Not content with trying to create a miniseries about Mary Bennet, the virtue-signaling Regency hipster beloved by virtue-signaling modern-day hipsters everywhere who think that Jane Austen was soooo mean to their alter ego, the makers have cast Richard E. Grant as Mr. Bennet. I have no particular beef with Mr. Grant, although to judge by the clips I’ve seen, his take on Sir Walter Elliot in Netflix Persuasion would have benefited from a bit more of the silly fop schtick he brought to the Scarlet Pimpernel. And yes, it’s a bit disheartening to think that in The Other Bennet Sister he may once again be called upon to play a humorously absurd and irresponsible Jane Austen dad character as a generic jerk.
More importantly from my point of view, he put in an appearance as a minor baddie in Star Wars: Rise of Skywalker, which is just a teensy bit inconvenient
to a person who is writing a space regency with injokes built around the actors who have “crossed over” between Pride and Prejudice (and its spinoffs) and Star Wars (and its spinoffs).

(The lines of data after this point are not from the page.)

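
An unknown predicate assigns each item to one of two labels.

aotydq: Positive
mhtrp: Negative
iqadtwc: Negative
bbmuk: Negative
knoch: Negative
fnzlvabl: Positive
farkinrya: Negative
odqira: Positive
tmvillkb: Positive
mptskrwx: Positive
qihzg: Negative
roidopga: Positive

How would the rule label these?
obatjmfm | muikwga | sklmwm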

I’ve seen enough of Grant in other things to where I’m sure I’ll come up with some way (1) to nod towards his upcoming role as Mr. Bennet, but any excuse to be annoyed with the BBC in general (and the makers of The Other Bennet Sister in particular) is a good one.
(1) One of the space regency’s core injokes is built around an actor whose P&P work is 100% unavailable to modern audiences, but whom I’d seen quite a bit of in other roles. Extrapolating what a man’s take on an Austen character *ought* be like when I don’t have a time machine to watch him in the role myself is nothing new for the space regency project.